CS 173: Skills list for first examlet

• Course logistics
  • Know the day and time of your assigned discussion section. (We may deduct one or more points from examlets missing this information.)
• Math prerequisites
  • Algebraic manipulations with
    • equations
    • inequalities
    • fractions
    • absolute value
    • squares and square roots
    • i (square root of -1)
  • 2nd order polynomials: solving, factoring, finding roots. Easy cases only: don't worry if you don't remember the quadratic formula.
  • Basic rules for manipulating exponents and logs
  • Defining and composing numerical functions. E.g. if f(x) = x-6 and g(x) = 7x, then g(f(x)) = 7(x-6).
• Numbers and sets
  • Know what sets these symbols represent: R, N, Z, Z⁺, Q, C.
  • Notation for set membership, e.g. x ∈ Z
  • Know that 0 belongs to N but not Z⁺. (There's two conventions about what's in N. This is the one we are using this term.)
  • Know the notation and definition of n factorial (n!).
  • Know the notation and formula for "n choose k".
  • Know the notations [a,b] and (a,b) for closed and open intervals of the real line.
  • Know the definitions of the floor and ceiling functions, i.e. ⌈ x ⌉ and ⌊ x ⌋
• Propositional and predicate logic
  • Know the truth tables for basic logical operators, especially implies. Know that, unless there is specific indication otherwise, "or" means inclusive or.
  • Know the meaning of the universal and existential quantifier, shorthand notation, and basic terminology such as "scope" of a quantifier.

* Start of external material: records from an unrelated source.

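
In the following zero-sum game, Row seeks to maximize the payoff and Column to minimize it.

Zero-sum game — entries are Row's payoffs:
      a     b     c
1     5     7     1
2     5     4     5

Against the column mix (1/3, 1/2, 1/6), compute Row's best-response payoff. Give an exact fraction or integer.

1: (5)·(1/3) + (7)·(1/2) + (1)·(1/6) = 16/3.
2: (5)·(1/3) + (4)·(1/2) + (5)·(1/6) = 9/2.
The best pure response is 1 with expected payoff 16/3.

16/3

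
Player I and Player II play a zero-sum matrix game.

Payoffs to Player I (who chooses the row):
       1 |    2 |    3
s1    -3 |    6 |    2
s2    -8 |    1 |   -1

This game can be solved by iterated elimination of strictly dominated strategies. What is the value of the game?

-3

Column 3 is strictly dominated by 1 for Player II (-3<2, -8<-1); eliminate 3.
Row s2 is strictly dominated by row s1 (-3>-8, 6>1); eliminate s2.
Column 2 is strictly dominated by 1 for Player II (-3<6); eliminate 2.
Only (s1, 1) remains, with payoff -3.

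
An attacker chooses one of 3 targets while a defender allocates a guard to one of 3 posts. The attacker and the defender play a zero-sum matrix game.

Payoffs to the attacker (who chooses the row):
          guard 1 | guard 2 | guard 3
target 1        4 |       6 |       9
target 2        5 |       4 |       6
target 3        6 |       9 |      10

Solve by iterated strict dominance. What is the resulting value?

Row target 1 is strictly dominated by row target 3 (6>4, 9>6, 10>9); eliminate target 1.
Column guard 3 is strictly dominated by guard 1 for the defender (5<6, 6<10); eliminate guard 3.
Row target 2 is strictly dominated by row target 3 (6>5, 9>4); eliminate target 2.
Column guard 2 is strictly dominated by guard 1 for the defender (6<9); eliminate guard 2.
Only (target 3, guard 1) remains, with payoff 6.

6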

  • Translate between English and logical shorthand. But we realize that it's hard to pin down the exact meaning of some English sentences.

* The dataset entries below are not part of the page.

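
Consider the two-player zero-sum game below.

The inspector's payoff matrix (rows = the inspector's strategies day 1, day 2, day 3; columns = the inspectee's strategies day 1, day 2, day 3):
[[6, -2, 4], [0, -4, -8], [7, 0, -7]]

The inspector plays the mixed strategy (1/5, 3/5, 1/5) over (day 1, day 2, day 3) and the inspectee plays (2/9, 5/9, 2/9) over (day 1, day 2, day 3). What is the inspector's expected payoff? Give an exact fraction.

Against (2/9, 5/9, 2/9), each row's expected payoff is day 1: 10/9; day 2: -4; day 3: 0.
Taking the (1/5, 3/5, 1/5)-weighted average: (1/5)·(10/9) + (3/5)·(-4) + (1/5)·(0) = -98/45.

-98/45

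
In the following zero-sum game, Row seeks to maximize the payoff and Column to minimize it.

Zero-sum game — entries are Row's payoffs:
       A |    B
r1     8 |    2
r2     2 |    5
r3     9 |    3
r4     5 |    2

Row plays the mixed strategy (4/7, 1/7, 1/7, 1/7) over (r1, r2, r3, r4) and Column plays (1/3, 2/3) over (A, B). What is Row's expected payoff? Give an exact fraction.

4

Against (1/3, 2/3), each row's expected payoff is r1: 4; r2: 4; r3: 5; r4: 3.
Taking the (4/7, 1/7, 1/7, 1/7)-weighted average: (4/7)·(4) + (1/7)·(4) + (1/7)·(5) + (1/7)·(3) = 4.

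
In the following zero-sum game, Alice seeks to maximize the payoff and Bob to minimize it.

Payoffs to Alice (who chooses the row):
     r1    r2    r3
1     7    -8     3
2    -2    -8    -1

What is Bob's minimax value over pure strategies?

-8

The worst case (largest entry) in each column is r1: 7, r2: -8, r3: 3.
The best (smallest) of these is -8.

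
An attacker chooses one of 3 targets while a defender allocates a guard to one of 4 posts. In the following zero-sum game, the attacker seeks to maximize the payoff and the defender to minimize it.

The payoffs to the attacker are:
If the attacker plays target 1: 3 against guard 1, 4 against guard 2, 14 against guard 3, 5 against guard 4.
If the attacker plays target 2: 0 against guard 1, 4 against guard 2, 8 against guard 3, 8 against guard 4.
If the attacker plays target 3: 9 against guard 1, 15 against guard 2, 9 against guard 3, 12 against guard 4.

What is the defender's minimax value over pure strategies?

The worst case (largest entry) in each column is guard 1: 9, guard 2: 15, guard 3: 14, guard 4: 12.
The best (smallest) of these is 9.

9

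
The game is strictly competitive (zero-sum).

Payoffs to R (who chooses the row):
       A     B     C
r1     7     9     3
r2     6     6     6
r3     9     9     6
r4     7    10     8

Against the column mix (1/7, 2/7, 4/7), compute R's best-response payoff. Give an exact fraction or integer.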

  • Know the distributive, commutative, and associative laws and that "p implies q" is equivalent to "(not p) or q".
  • Given a new, fairly simple, logical equivalence, figure out whether it's correct or not and explain why using a truth table or counter-example.
  • Identify non-statements (e.g. questions) and statements which are neither true not false, because they contain variables not bound by a quantifier.

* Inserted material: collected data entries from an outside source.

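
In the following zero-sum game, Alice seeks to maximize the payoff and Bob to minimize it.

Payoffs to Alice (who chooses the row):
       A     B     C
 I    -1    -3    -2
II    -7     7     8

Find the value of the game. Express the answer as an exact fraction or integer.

-7/4

Column C is strictly dominated by B for Bob (it gives Alice more in every row).
The remaining 2×2 game on (I, II) × (A, B) has no saddle point. Let Alice play I with probability p; indifference gives −p − 7(1−p) = −3p + 7(1−p), so p = 7/8.
Similarly Bob's optimal q on A is 5/8, and the value is -1·(5/8) + (-3)·(3/8) = -7/4.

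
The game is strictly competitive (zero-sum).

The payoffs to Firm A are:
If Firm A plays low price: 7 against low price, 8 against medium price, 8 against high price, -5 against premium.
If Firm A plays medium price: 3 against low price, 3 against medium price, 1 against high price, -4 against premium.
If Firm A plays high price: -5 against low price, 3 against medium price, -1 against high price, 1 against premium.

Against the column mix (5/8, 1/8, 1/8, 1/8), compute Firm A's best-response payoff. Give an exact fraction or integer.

low price: (7)·(5/8) + (8)·(1/8) + (8)·(1/8) + (-5)·(1/8) = 23/4.
medium price: (3)·(5/8) + (3)·(1/8) + (1)·(1/8) + (-4)·(1/8) = 15/8.
high price: (-5)·(5/8) + (3)·(1/8) + (-1)·(1/8) + (1)·(1/8) = -11/4.
The best pure response is low price with expected payoff 23/4.

23/4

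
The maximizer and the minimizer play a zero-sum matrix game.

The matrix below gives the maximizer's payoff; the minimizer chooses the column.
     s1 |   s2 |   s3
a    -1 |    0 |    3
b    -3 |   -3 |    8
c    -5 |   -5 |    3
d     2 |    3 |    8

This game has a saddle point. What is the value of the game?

2

Row minima: -1, -3, -5, 2 → the maximizer's maximin is 2.
Column maxima: 2, 3, 8 → the minimizer's minimax is 2.
They coincide at (d, s1), so the value is 2.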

  • Decide whether a complex statement is true, given information about the truth of the basic statements it's made out of.
  • Identify the hypothesis and the conclusion of an if/then statement.
  • Given a statement, give its negation.
  • Given an if/then statement, give its converse, and contrapositive. Know that the contrapositive is equivalent to the original statement, but the converse is not.
  • Simplify a negation or contrapositive by moving all negations onto individual propositions. This requires knowing certain key logical equivalences: double negation, DeMorgan's laws, and the rules for negating if/then statements and quantifiers.
• Number Theory
  • Quote back definitions, decide if simple statements involving them are true, understand the corresponding shorthand notation:
    • a divides b, b is a multiple of a,
    • x is odd, x is even
    • x is prime, x is composite
    • x is a perfect square
    • x is a rational number
    • x and y are relatively prime
  • Special cases for divides: zero is even, zero divides itself but not any other integer, and every integer divides zero.
  • Prime numbers, factoring a number into primes. (Where we only consider numbers >= 2.)
  • Special cases for prime: 0 and 1 are not prime (primes must be greater than or equal to 2).
  • Know the definitions of gcd(a,b) and lcm(a,b) and be able to compute gcd(a,b) and lcm(a,b) for specific (smallish) values of a and b.
  • Write any (small) positive integer as a product of primes.
  • Know that sqrt(2) is not rational.
  • Know that there are infinitely many primes.
  • Be able to state the Fundamental Theorem of Arithmetic: Any integer >= 2 can be written as the product of primes and each integer has only one prime factorization (except for the order in which you write the factors).
  • Define what it means for x and y to be congruent mod k
  • Be able to state the "Division Algorithm" theorem.
  • Compute the gcd of two larger numbers using the Euclidean algorithm, i.e. trace the execution of the algorithm. Be able to reproduce its pseudocode.
  • Prove simple number theory claims using direct proof and the definitions of the terms involved. For example, if a divides b and a divides c, then a divides b+c.
• Logic and Proof techniques.
  • Write a simple direct proof, using familiar concepts, with good mathematical style. Make sure your statements are in logical order, starting with the given information and ending with what you needed to show.
  • Write a proof by cases
  • Convert a claim to its contrapositive and prove that using direct proof.
  • Know the following standard ways to approach parts of a proof:
    • prove a universal claim by choosing a representative object of the appropriate type
    • prove an if/then statement by assuming whatever's in the hypothesis and proving the conclusion,
    • disprove a universal claim by giving a concrete counterexample.
    • prove an existential claim by giving specific values that make the claim true
• Modular arithmetic
  • For congruence mod k, know which integers are in the equivalence class of x. Know the shorthand notation [x].
  • Know when [x] and [y] are equal as elements of Z_k.
  • Do arithmetic in Z_k (e.g. addition, multiplication, taking integer powers), keeping intermediate results small.